The climate change minister, Phil Woolas, said: "This will have huge
implications for [the] government. If for instance a new power station is
due to cost £1bn, but it will add £200m worth of carbon emissions, we will
decide that the cost of the power station is £1.2bn, even though its cash
price is £1bn. We are creating a new currency." 

In theory the carbon price will create a bias against roads and
carbon-emitting coal stations and make new "zero carbon" building
regulations appear more economic.

Decisions about investments in new nuclear power stations will be made
exclusively by the private sector, but the social carbon price is likely to
affect the role of regulators and make them more willing to back nuclear as
opposed to other more carbon emitting energy technologies. 

It has also been agreed that every major Whitehall policy and investment
decision will be monitored over the next year to check that policymakers are
actually incorporating the shadow price of carbon.

Woolas said: "This is far bigger than people realise. It is intellectually
thought-through and very tough. Gordon Brown may not ride a bike, but by god
he is showing a lead." 

Tony Juniper, the head of Friends of the Earth, said the "carbon price"
could change economic calculations around issues such as a third runway at
Heathrow. He added: "At the moment there are gaping holes in government
policy with them professing concern for climate change on one hand, and
rushing to expand airports and widen roads on the other. If this helps to
fill in that gap then it has to be a step in the right direction. Whether it
works or not will depend on whether they have set the carbon price high
enough."

The price has been set at a level calculated to ensure the government can
meet its major policy target of stabilising carbon emissions at between 450
and 550 parts per million carbon, the figure recommended by the review
conducted for the Treasury by Sir Nicholas Stern. 

The review found that the costs of addressing climate change now will be
cheaper than the costs of doing so later. 

The shadow price is partly drawn from new modelling on the scale of the
threat posed by climate change and partly by economic work undertaken by
McKinseys and the Stern review on behalf of the Treasury on the economic
costs of failing to address climate change. 

The price is intended to take into account the full global costs of the
damage carbon causes over the whole of its time in the atmosphere. 

Equivalent values will be used for other greenhouse gases.

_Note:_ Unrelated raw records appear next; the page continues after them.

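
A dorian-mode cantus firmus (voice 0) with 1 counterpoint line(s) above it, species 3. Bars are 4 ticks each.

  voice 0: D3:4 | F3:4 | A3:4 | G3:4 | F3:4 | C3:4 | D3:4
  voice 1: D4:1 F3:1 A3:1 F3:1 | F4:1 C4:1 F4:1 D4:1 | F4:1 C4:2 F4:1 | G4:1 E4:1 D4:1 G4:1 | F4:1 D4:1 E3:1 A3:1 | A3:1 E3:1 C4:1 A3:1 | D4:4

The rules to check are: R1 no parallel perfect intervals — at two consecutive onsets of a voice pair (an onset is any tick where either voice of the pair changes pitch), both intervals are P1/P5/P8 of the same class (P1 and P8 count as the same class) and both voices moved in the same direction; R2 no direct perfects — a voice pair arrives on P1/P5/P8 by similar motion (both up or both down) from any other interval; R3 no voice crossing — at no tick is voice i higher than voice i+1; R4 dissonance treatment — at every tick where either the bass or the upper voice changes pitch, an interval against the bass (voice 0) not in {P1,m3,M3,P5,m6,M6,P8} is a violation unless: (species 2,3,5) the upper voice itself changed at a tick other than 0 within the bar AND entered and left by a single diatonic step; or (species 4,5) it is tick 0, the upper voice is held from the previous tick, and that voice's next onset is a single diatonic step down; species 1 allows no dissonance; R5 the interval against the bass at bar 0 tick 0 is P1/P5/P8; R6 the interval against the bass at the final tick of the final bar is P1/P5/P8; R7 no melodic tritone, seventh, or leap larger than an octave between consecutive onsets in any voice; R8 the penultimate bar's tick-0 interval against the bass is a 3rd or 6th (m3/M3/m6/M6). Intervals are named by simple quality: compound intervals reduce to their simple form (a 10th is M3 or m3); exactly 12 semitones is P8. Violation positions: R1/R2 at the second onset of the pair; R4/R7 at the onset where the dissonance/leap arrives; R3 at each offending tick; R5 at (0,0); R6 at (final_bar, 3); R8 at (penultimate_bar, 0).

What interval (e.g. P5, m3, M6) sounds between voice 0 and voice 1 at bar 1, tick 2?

voice 0=F3 voice 1=F4 -> P8

P8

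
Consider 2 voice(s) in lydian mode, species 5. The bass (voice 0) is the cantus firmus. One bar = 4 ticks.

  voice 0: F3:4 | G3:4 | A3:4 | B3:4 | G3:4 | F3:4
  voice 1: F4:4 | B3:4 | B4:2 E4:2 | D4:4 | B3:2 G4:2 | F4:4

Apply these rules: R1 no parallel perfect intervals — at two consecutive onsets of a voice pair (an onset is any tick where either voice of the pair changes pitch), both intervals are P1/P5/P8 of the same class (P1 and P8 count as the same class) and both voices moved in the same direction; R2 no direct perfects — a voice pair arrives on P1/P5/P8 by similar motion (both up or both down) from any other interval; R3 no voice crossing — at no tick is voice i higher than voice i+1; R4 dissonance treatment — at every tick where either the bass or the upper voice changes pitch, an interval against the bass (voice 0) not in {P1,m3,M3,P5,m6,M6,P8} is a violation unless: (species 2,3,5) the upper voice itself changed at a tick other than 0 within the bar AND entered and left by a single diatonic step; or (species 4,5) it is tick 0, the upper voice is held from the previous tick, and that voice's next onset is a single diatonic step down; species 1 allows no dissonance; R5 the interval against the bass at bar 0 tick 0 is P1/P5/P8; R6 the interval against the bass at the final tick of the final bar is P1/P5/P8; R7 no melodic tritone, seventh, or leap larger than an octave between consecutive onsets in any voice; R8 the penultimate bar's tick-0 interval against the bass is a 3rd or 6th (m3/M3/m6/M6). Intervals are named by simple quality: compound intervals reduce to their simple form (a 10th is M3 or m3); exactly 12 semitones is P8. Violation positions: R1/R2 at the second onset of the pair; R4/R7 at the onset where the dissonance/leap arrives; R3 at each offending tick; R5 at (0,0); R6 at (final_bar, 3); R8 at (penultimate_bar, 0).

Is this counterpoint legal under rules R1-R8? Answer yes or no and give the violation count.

No (3 violations)

bar 0: v0=F3 v1=F4 (P8)
bar 1: v0=G3 v1=B3 (M3)
bar 2: v0=A3 v1=B4 (M2)
bar 3: v0=B3 v1=D4 (m3)
bar 4: v0=G3 v1=B3 (M3)
bar 5: v0=F3 v1=F4 (P8)
  R7 @ bar1.0: F4->B3 leap 6st
  R4 @ bar2.0: A3/B4 M2 untreated
  R1 @ bar5.0: G3/G4 P8 -> F3/F4 P8 similar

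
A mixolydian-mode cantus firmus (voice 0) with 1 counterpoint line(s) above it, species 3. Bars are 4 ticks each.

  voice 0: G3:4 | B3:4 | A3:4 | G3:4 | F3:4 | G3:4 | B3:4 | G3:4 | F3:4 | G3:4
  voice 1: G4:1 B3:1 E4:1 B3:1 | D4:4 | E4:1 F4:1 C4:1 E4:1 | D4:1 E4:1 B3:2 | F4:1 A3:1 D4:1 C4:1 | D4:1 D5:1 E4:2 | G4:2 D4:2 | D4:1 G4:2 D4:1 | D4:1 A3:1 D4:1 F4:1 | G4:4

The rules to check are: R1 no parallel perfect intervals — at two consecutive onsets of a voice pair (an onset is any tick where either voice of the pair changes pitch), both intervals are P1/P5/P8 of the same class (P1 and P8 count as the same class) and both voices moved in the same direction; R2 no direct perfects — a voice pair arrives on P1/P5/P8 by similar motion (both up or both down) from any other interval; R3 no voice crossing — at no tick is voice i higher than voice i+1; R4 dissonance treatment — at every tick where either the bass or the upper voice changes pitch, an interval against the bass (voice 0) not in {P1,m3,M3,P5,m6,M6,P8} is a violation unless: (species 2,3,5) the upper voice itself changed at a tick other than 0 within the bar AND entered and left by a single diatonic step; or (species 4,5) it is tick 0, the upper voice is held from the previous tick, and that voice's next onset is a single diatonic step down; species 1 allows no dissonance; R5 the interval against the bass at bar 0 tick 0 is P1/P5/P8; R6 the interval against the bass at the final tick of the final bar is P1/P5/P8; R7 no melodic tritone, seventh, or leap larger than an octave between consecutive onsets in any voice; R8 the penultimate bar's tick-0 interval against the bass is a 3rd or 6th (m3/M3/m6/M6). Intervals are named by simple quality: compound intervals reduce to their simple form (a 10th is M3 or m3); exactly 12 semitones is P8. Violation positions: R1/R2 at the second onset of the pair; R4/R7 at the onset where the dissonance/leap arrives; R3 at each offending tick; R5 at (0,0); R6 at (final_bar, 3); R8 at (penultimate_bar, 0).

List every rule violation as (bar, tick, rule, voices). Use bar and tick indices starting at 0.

(3, 0, R1, (0, 1))
(4, 0, R7, (1,))
(5, 0, R1, (0, 1))
(5, 2, R7, (1,))
(9, 0, R1, (0, 1))

bar 0: v0=G3 v1=G4 downbeat P8
bar 1: v0=B3 v1=D4 downbeat m3
bar 2: v0=A3 v1=E4 downbeat P5
bar 3: v0=G3 v1=D4 downbeat P5
bar 4: v0=F3 v1=F4 downbeat P8
bar 5: v0=G3 v1=D4 downbeat P5
bar 6: v0=B3 v1=G4 downbeat m6
bar 7: v0=G3 v1=D4 downbeat P5
bar 8: v0=F3 v1=D4 downbeat M6
bar 9: v0=G3 v1=G4 downbeat P8
  -> R1 @ bar 3 tick 0 v(0, 1): A3/E4 P5 -> G3/D4 P5 similar
  -> R7 @ bar 4 tick 0 v(1,): B3->F4 leap 6st
  -> R1 @ bar 5 tick 0 v(0, 1): F3/C4 P5 -> G3/D4 P5 similar
  -> R7 @ bar 5 tick 2 v(1,): D5->E4 leap 10st
  -> R1 @ bar 9 tick 0 v(0, 1): F3/F4 P8 -> G3/G4 P8 similar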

A note setting out the government's thinking prepared in part by the chief
economist at the Department for Environment Food and Rural Affairs, Richard
Price, says ministers must refer to the shadow price. It states: "It is
important that the shadow price for carbon is applied consistently and
universally across decisions in government with significant implications for
emissions of carbon and other greenhouse gases."